I'm back from this past Monday's 6th Annual Columbia-Ono Conference in Tel Aviv, where I presented a talk at a conference entitled "Corporate Governance, Taxes, and Social Justice."
A PDF version of the PowerPoint slides for my talk, which was entitled "Taxing High-Income Individuals: Should We Aim for the Peak of the Laffer Curve?," is available here.
This is not, or at least not yet, even the skeleton of a paper. But it draws a bit on the second half of my 2011 Tax Notes article, 1986-Style Tax Reform: A Good Idea Whose Time Has Passed. I am perhaps more likely to use a couple of the ideas in the slides in some broader project that I don't yet have in mind, than actually to turn the slides into an article. But before even considering any such thing I have an international tax book in progress that I need to complete, and at least 2 planned articles on very different subjects from this, that are going to take me well into the fall even under an optimistic view.

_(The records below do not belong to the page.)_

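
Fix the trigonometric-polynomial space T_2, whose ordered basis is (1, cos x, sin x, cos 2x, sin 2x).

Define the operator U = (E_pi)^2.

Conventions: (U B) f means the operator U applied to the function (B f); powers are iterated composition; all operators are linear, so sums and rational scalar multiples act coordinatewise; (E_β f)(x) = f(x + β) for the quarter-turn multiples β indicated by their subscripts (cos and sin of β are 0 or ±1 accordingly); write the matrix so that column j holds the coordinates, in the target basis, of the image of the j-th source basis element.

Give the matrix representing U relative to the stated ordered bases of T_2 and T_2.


image of 1: 1
image of cos x: cos x
image of sin x: sin x
image of cos 2x: cos 2x
image of sin 2x: sin 2x
each image's coordinates form column j of the matrix

the matrix is [[1, 0, 0, 0, 0]; [0, 1, 0, 0, 0]; [0, 0, 1, 0, 0]; [0, 0, 0, 1, 0]; [0, 0, 0, 0, 1]] (rows listed top to bottom)


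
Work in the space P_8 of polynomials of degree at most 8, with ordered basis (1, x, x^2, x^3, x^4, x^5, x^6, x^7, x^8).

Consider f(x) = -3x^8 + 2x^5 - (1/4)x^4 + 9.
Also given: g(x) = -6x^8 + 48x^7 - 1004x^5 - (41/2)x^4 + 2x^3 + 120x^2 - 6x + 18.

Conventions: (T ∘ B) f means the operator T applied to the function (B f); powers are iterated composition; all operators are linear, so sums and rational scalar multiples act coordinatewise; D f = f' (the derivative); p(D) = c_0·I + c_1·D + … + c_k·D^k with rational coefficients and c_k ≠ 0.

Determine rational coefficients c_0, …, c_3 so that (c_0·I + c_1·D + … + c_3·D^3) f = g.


c_0 = 2, c_1 = -2, c_2 = 0, c_3 = 1

D^0 f = -3x^8 + 2x^5 - (1/4)x^4 + 9
D^1 f = -24x^7 + 10x^4 - x^3
D^2 f = -168x^6 + 40x^3 - 3x^2
D^3 f = -1008x^5 + 120x^2 - 6x
matching coefficients of g against c_0 f + c_1 Df + … from the top degree down determines the c_i
solution: c_0 = 2, c_1 = -2, c_2 = 0, c_3 = 1


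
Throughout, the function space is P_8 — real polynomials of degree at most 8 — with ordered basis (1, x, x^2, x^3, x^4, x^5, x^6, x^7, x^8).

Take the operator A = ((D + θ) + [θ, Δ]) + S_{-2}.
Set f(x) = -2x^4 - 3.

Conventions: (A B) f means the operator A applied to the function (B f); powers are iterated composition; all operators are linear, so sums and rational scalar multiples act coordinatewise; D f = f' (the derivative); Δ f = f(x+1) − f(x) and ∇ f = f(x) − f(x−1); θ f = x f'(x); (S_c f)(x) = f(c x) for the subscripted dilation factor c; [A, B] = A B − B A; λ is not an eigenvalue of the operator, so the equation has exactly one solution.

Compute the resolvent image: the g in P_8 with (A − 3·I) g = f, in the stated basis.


write g with unknown coordinates in the stated basis and equate coefficients in (A − 3·I) g = f
solving from the highest basis element down gives g = -(2/17)x^4 - (8/17)x^2 + (6/17)x + 75/34
check: A g = -(40/17)x^4 - (24/17)x^2 + (18/17)x + 123/34
so A g − 3·g = -2x^4 - 3 = f ✓

the result is g(x) = -(2/17)x^4 - (8/17)x^2 + (6/17)x + 75/34


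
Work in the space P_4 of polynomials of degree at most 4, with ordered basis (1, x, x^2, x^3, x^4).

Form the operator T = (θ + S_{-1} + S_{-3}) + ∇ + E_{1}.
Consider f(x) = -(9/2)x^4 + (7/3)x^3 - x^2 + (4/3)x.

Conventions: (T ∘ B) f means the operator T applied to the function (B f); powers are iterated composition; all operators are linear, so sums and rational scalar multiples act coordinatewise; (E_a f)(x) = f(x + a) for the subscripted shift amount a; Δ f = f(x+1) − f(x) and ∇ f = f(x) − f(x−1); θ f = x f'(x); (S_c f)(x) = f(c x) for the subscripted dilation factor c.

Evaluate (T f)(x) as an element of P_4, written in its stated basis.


θ f = -18x^4 + 7x^3 - 2x^2 + (4/3)x
S_{-1} f = -(9/2)x^4 - (7/3)x^3 - x^2 - (4/3)x
S_{-3} f = -(729/2)x^4 - 63x^3 - 9x^2 - 4x
(θ + S_{-1} + S_{-3}) f = -387x^4 - (175/3)x^3 - 12x^2 - 4x
∇ f = -18x^3 + 34x^2 - 27x + 55/6
E_{1} f = -(9/2)x^4 - (47/3)x^3 - 21x^2 - (35/3)x - 11/6
((θ + S_{-1} + S_{-3}) + ∇ + E_{1}) f = -(783/2)x^4 - 92x^3 + x^2 - (128/3)x + 22/3

the result is g(x) = -(783/2)x^4 - 92x^3 + x^2 - (128/3)x + 22/3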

The conference was fun and interesting. In the morning, in response to a presentation by Lucien Bebchuk concerning new Israeli legislation (on which he advised) that addresses corporate pyramid structures, I noted what I consider the back-to-the-future quality of both corporate governance and tax policy scholarship: namely, that in some ways we have circled back to conclusions, if not modes of analysis, that were mainstream before the full rise of law and economics, then became badly discredited in the high-Chicago era, but more recently have come back in revised form. Just as events of the last 12-plus years, along with the work of scholars such as Bebchuk, have rebutted the view that markets for corporate control work so well that there couldn't possibly be serious governance problems, so "optimal income tax" thinking has importantly changed since the era when low individual rates that were also quite flat were high academic orthodoxy.
Hopefully, the political world will eventually catch on with regard to individual income tax rates - as it has to a degree in the governance realm, albeit subject to fierce resistance. But progress, if any, is fitful and slow at best.